西暦32年、反ローマの嫌疑により十字架にかけられたイエスは、埋葬から3日後に復活したと伝えています。人々の心の中に、彼の教えが永遠に生き続けるという意味なのでしょう。
イエスが「救世主」(ユダヤ人の言葉でメシア、英語読みではメサイア。ギリシャ語でクリストス、日本ではキリストと表記)だという信仰、つまりキリスト教は、イエスの死後300年間、ローマ帝国で弾圧され、信仰は水面下で広がりました。313年に「ミラノの勅令」で、ローマ皇帝のコンスタンティヌス大帝が信仰を認めました。390年代には、キリスト教がローマの国教になり、他の宗教が禁止されるくらいに大きく発展していきます。

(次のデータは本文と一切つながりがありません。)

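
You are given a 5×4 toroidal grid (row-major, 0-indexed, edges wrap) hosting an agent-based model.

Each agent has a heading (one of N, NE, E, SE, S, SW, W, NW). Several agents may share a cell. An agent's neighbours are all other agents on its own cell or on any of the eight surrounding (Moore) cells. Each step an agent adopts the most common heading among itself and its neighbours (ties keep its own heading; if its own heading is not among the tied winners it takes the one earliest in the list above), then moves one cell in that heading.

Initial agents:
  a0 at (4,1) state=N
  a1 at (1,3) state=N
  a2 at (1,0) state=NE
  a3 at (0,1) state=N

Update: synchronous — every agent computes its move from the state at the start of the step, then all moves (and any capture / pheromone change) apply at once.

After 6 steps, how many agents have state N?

4

t=1: a0@(3,1):N a1@(0,3):N a2@(0,0):N a3@(4,1):N
t=2: a0@(2,1):N a1@(4,3):N a2@(4,0):N a3@(3,1):N
t=3: a0@(1,1):N a1@(3,3):N a2@(3,0):N a3@(2,1):N
t=4: a0@(0,1):N a1@(2,3):N a2@(2,0):N a3@(1,1):N
t=5: a0@(4,1):N a1@(1,3):N a2@(1,0):N a3@(0,1):N
t=6: a0@(3,1):N a1@(0,3):N a2@(0,0):N a3@(4,1):N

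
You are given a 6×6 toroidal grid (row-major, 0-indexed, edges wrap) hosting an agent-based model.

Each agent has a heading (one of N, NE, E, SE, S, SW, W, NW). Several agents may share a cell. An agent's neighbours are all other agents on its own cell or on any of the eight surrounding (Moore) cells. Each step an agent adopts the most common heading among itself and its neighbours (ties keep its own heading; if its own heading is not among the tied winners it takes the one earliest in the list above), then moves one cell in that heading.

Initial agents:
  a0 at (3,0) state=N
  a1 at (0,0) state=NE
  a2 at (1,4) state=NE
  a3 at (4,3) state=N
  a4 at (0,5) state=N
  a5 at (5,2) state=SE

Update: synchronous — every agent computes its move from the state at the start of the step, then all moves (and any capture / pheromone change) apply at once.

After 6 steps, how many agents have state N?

2

t=1: a0@(2,0):N a1@(5,1):NE a2@(0,5):NE a3@(3,3):N a4@(5,0):NE a5@(0,3):SE
t=2: a0@(1,0):N a1@(4,2):NE a2@(5,0):NE a3@(2,3):N a4@(4,1):NE a5@(1,4):SE
t=3: a0@(0,0):N a1@(3,3):NE a2@(4,1):NE a3@(1,3):N a4@(3,2):NE a5@(2,5):SE
t=4: a0@(5,0):N a1@(2,4):NE a2@(3,2):NE a3@(0,3):N a4@(2,3):NE a5@(3,0):SE
t=5: a0@(4,0):N a1@(1,5):NE a2@(2,3):NE a3@(5,3):N a4@(1,4):NE a5@(4,1):SE
t=6: a0@(3,0):N a1@(0,0):NE a2@(1,4):NE a3@(4,3):N a4@(0,5):NE a5@(5,2):SE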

その後、各地のキリスト教のリーダーが集まり、地域ごとにバラバラだった考えをまとめます。イエスの伝記や言葉、誕生日も各地でそれぞれに伝えられていましたが、「ニケ―ヤ公会議」、「コンスタンツ公会議」などの宗教会議で、教えが統一されていきました。
冬が厳しいゲルマン地方では、日照時間が最短の12月末に、太陽の復活を願う大きな儀式がおこなわれていました。この冬至の儀式、つまりキリスト教以前の北ヨーロッパ最大の宗教行事をキリスト教最大のイエスの生誕祭と重ね合わせ、最終的に12月25日がイエスの誕生日となったのです。
クリスマスに欠かせない讃美歌「きよしこの夜」は、1818年にオーストリアの小さな村の牧師が作った詩に音楽の先生が作曲したものです。世界に広まり、日本では明治に由木康牧師が翻訳をします。
由木は鳥取生まれで、県立神戸第二中学校(今の兵庫高校)から関西学院専門部文科に入学。私の高校、大学の先輩にあたります。「きよしこの夜」の訳者が、阪神間と関係があることも知っていただけたらと思います。